Gold was back above the key $1800 psychological level and within touching distance of its 200-day SMA. Despite real yields rising, the weaker dollar propped up the yellow metal. The outcome of Jackson Hole on Friday could lead to some volatility for gold. If the market thinks the taper timeline will be delayed as a result of softer recent economic data (today’s PMI data was weak) and delta variant flare ups then gold could see a bid. Or alternatively, the FOMC are happy with the progress seen so far particularly in the labour market and feel the high level of vaccinations should blunt the delta flare up, allowing them to be more forthright with clues surrounding an imminent taper timeline. September would be seen as fairly hawkish.
The event obviously creates two-way price risks providing opportunities for traders.
Over the medium to longer term I feel there are a number of factors working against gold. Yield moves are skewed to the upside given the Fed and an economy which will return to normality. I do think 10-year yields are mispriced some what due to a variety of technical factors. Additionally, the dollar is in a very advantageous position as it benefits when risk sentiment takes a nosedive or when the Fed moves closer to tapering on strong economic data. It’s not called king dollar for nothing.

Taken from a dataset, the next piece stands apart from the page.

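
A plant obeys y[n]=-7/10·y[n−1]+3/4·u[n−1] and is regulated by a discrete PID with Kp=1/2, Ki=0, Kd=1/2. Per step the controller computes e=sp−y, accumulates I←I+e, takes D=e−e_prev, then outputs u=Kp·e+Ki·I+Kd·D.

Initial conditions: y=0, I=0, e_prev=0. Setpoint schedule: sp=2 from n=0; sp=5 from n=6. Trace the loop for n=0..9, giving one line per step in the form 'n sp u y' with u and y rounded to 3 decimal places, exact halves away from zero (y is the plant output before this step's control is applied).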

Gold has bounced off the upper trend line of its descending channel and 21-day EMA. The 50-day SMA hurdle has been dealt with. However, the 50-day SMA is still below the 200-day SMA, after the death cross in early August. The RSI is peaking its head above the 55 mark (price rallies have stalled previously here). Targets wise, $1750 support would be my first initial downside area of interest and on the upside the 200-day SMA and double top horizontal resistance around $1830. I still like a short the rallies approach, but one will need to remain flexible in the short term, especially if we see a delay in tapering.